While trying to find a plumbing leak under a 100 year old house I own, I found a clear glass bottle embossed GEORGE H. GOODMAN COMPANY in a semicircle or rainbow fashion,under which are embossed straight across bottle (i.e., parallel to bottom) these lines:  line 1: a symbol consisting of a large G with small G in large G's curve, small H in its mouthand small Co at its base. Line 2: CAIRO, ILL. Line 3: PADUCAH, KY. Line 4: EVANSVILLE, IND.  Line 5: NEW ORLEANS, LA.  All periods and commas are on bottle; they are small indentations.  It is 12 inches high, with a seam running up to but not through the neck.  Glass thickness at mouth is about 3/16".  It has a small dimple or bubble about 1/4" in diameter on the back (opposite embossed front) about 3/8" above bottom.  Another small bubble appears along the seam.  Diameter of bottom is about 3 3/8".  I hope a picture is attached.

 Also found a bottle marked "HEINZ" and "PAT O" on bottom.  It is about 6 1/2" high, with eight sides, four small, four large.  Mouth is about 1 1/4" in diameter.  It has no seam or bubbles.

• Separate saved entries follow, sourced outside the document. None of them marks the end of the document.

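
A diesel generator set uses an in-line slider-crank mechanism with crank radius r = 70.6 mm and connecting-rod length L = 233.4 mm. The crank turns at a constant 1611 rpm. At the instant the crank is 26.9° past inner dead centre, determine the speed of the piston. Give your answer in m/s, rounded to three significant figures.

ω = 2π·1611/60 = 168.7 rad/s
For an in-line slider-crank, x = r cosθ + √(L² − r² sin²θ), so v = −rω sinθ·[1 + r cosθ/√(L² − r² sin²θ)].
With r = 0.0706 m, L = 0.2334 m, θ = 26.9°: √(L² − r² sin²θ) = 0.2312 m.
v = −0.0706·168.7·0.45243·[1 + 0.0706·0.89180/0.2312] = -6.8561 m/s.
|v| = 6.8561 m/s.

6.86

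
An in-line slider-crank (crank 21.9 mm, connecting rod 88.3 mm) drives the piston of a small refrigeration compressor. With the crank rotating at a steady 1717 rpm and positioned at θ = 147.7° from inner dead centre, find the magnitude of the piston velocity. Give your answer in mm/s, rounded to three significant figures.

1660

ω = 2π·1717/60 = 179.8 rad/s
For an in-line slider-crank, x = r cosθ + √(L² − r² sin²θ), so v = −rω sinθ·[1 + r cosθ/√(L² − r² sin²θ)].
With r = 0.0219 m, L = 0.0883 m, θ = 147.7°: √(L² − r² sin²θ) = 0.087521 m.
v = −0.0219·179.8·0.53435·[1 + 0.0219·-0.84526/0.087521] = -1.6591 m/s.
|v| = 1.6591 m/s = 1659.1 mm/s.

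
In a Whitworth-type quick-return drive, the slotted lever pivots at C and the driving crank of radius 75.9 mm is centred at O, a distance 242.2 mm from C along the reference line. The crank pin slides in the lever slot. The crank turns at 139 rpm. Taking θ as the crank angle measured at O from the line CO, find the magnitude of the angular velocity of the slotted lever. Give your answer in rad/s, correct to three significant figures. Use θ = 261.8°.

ω = 14.56 rad/s (from 139 rpm).
Crank pin A relative to C: A = (d + r cosθ, r sinθ); lever angle φ = atan2(r sinθ, d + r cosθ).
Differentiating tanφ: φ̇ = rω(d cosθ + r)/(d² + r² + 2dr cosθ).
d² + r² + 2dr cosθ = |CA|² = 0.0591778 m²;  d cosθ + r = +0.041355 m.
|ω_lever| = |0.0759·14.56·+0.041355| / 0.0591778 = 0.77207 rad/s.

0.772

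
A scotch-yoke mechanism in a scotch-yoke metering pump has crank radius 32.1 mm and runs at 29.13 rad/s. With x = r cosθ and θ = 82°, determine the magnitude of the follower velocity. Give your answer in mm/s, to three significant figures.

ω = 29.13 rad/s
x = r cosθ ⇒ ẋ = −rω sinθ.
|v| = rω|sinθ| = 0.0321·29.13·|sin 82°| = 0.92597 m/s = 925.97 mm/s.

926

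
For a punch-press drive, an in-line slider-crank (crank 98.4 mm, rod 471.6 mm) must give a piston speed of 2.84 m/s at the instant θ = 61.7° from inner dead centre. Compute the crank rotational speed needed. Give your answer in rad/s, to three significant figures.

29.8

For an in-line slider-crank, |v_piston| = rω|sinθ|·[1 + r cosθ/√(L² − r² sin²θ)].
With r = 0.0984 m, L = 0.4716 m, θ = 61.7°: the bracketed kinematic factor |dx/dθ| = 0.095358 m.
ω = v/|dx/dθ| = 2.84/0.095358 = 29.783 rad/s.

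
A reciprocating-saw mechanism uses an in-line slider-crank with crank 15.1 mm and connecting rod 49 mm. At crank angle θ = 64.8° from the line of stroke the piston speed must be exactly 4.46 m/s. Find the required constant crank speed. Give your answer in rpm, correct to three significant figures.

For an in-line slider-crank, |v_piston| = rω|sinθ|·[1 + r cosθ/√(L² − r² sin²θ)].
With r = 0.0151 m, L = 0.049 m, θ = 64.8°: the bracketed kinematic factor |dx/dθ| = 0.01553 m.
ω = v/|dx/dθ| = 4.46/0.01553 = 287.19 rad/s.
N = 60ω/(2π) = 2742.5 rpm.

2740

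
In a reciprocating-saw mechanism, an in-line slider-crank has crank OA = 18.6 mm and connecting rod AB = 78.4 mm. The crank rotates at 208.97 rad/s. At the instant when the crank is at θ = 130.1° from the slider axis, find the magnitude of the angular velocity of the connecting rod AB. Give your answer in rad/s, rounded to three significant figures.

ω = 209 rad/s
The rod makes angle φ with the slider axis where L sinφ = r sinθ; differentiating, L cosφ·φ̇ = r ω cosθ.
L cosφ = √(L² − r² sin²θ) = 0.077098 m.
|ω_rod| = r ω |cosθ| / √(L² − r² sin²θ) = 0.0186·209·0.64412/0.077098 = 32.473 rad/s.

32.5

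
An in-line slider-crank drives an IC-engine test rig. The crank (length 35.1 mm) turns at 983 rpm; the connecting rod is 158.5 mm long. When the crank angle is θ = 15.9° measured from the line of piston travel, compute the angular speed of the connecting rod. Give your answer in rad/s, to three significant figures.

22.0

ω = 102.9 rad/s (converted from 983 rpm).
The rod makes angle φ with the slider axis where L sinφ = r sinθ; differentiating, L cosφ·φ̇ = r ω cosθ.
L cosφ = √(L² − r² sin²θ) = 0.15821 m.
|ω_rod| = r ω |cosθ| / √(L² − r² sin²θ) = 0.0351·102.9·0.96174/0.15821 = 21.964 rad/s.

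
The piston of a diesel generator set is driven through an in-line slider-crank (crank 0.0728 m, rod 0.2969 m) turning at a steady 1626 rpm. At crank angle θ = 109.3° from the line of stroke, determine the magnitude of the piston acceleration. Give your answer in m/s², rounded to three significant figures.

1110

ω = 2π·1626/60 = 170.3 rad/s
x(θ) = r cosθ + √(L² − r² sin²θ); with ω constant, a = ω²·d²x/dθ².
d²x/dθ² = −r cosθ − r²(cos2θ)/√u − r⁴ sin²2θ/(4u^{3/2}),  u = L² − r² sin²θ = 0.0834287 m².
Substituting r = 0.0728 m, L = 0.2969 m, θ = 109.3°: d²x/dθ² = +0.038288 m.
a = ω²·d²x/dθ² = (170.3)²·(+0.038288) = +1110.1 m/s²;  |a| = 1110.1 m/s².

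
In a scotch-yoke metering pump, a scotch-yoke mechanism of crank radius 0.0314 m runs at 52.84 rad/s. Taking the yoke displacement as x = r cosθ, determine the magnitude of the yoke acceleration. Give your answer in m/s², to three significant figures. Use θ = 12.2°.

85.7

ω = 52.84 rad/s
x = r cosθ ⇒ ẍ = −rω² cosθ (ω constant).
|a| = rω²|cosθ| = 0.0314·(52.84)²·|cos 12.2°| = 85.691 m/s².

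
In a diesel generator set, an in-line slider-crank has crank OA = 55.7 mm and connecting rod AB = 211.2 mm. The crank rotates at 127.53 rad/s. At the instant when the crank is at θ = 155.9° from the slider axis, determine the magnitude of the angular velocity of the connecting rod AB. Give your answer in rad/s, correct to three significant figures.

30.9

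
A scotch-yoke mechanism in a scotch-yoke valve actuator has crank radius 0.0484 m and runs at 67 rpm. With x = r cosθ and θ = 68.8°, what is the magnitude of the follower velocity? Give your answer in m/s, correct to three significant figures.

0.317

ω = 7.016 rad/s (from 67 rpm).
x = r cosθ ⇒ ẋ = −rω sinθ.
|v| = rω|sinθ| = 0.0484·7.016·|sin 68.8°| = 0.3166 m/s.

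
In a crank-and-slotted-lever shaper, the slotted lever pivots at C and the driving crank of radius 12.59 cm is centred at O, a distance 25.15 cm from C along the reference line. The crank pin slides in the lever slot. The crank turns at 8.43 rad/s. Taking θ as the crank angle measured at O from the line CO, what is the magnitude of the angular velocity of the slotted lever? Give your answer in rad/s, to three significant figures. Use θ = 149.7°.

3.96

ω = 8.43 rad/s
Crank pin A relative to C: A = (d + r cosθ, r sinθ); lever angle φ = atan2(r sinθ, d + r cosθ).
Differentiating tanφ: φ̇ = rω(d cosθ + r)/(d² + r² + 2dr cosθ).
d² + r² + 2dr cosθ = |CA|² = 0.0244262 m²;  d cosθ + r = -0.091244 m.
|ω_lever| = |0.1259·8.43·-0.091244| / 0.0244262 = 3.9646 rad/s.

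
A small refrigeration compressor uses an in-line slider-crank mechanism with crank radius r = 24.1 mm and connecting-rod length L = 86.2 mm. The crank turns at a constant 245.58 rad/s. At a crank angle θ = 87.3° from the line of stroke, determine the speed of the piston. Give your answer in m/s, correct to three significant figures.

ω = 245.6 rad/s
For an in-line slider-crank, x = r cosθ + √(L² − r² sin²θ), so v = −rω sinθ·[1 + r cosθ/√(L² − r² sin²θ)].
With r = 0.0241 m, L = 0.0862 m, θ = 87.3°: √(L² − r² sin²θ) = 0.08277 m.
v = −0.0241·245.6·0.99889·[1 + 0.0241·0.04711/0.08277] = -5.993 m/s.
|v| = 5.993 m/s.

5.99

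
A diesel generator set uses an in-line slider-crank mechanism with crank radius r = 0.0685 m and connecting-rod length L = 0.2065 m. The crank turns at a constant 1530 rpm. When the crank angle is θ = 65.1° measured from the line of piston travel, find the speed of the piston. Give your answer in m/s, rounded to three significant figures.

11.4

ω = 2π·1530/60 = 160.2 rad/s
For an in-line slider-crank, x = r cosθ + √(L² − r² sin²θ), so v = −rω sinθ·[1 + r cosθ/√(L² − r² sin²θ)].
With r = 0.0685 m, L = 0.2065 m, θ = 65.1°: √(L² − r² sin²θ) = 0.19693 m.
v = −0.0685·160.2·0.90704·[1 + 0.0685·0.42104/0.19693] = -11.413 m/s.
|v| = 11.413 m/s.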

 Any information would be greatly appreciated.


----------



## FIGGINS DIGGINS (Aug 20, 2006)

Hey John, and welcome to the forum. I'm gonna call the bottle in the picture a slugplate whiskey from about 1900 or maybe a little before. Also has a nice lady's leg style neck.  Some of these other guys could probably give you a little better idea as to the possible value. I am not familiar with how rare or how common this bottle is but it sure looks like a dandy to me. If that house is that old and you like old bottles at all you oughta probe and dig around that backyard a little. IF you are not that interested or want help exploring further you should turn some digger in your area on. Probably several more good bottles there somewhere. Good Luck. Let us know if you get some more.


----------



## joterry (Aug 20, 2006)

Thank you.  I have looked again at the Heinz bottle, picture attached I hope.  It appears to have a seam, running along two of its eight edges and opposite each other.  The seam runs up the neck of the bottle to the throat but not through the throat.  There is a small bubble at the base of the neck which should show in the picture.  On the bottom are the words H J HEINZ CO and PATO.  There is also a circle about 3/4" in diameter with a blemish inside it (as if where attached to a stem while being made).  The bottle has eight sides, two about 1 1/4" wide, two about 7/8" wide and four about 1/2" wide.


----------



## David E (Aug 23, 2006)

F & J HEINZ 1876 to 1888
 H.J. HEINZ  Co. since 1888
 H.J. HEINZ 1860 1869

 Dave


----------



## GuntherHess (Aug 23, 2006)

The embossing probably says PATD.
 That bottle style is listed in Zumwalts book. Looks like it was used in the early 20th century for various products, pickles, relish, horseradish, etc.  The mark on the bottom was made by the Owen's machine that made the bottle.


----------



## joterry (Aug 23, 2006)

Re: Heinz bottle.  I think you are right that embossing is "PATD."  So bottle is from early 1900s?


----------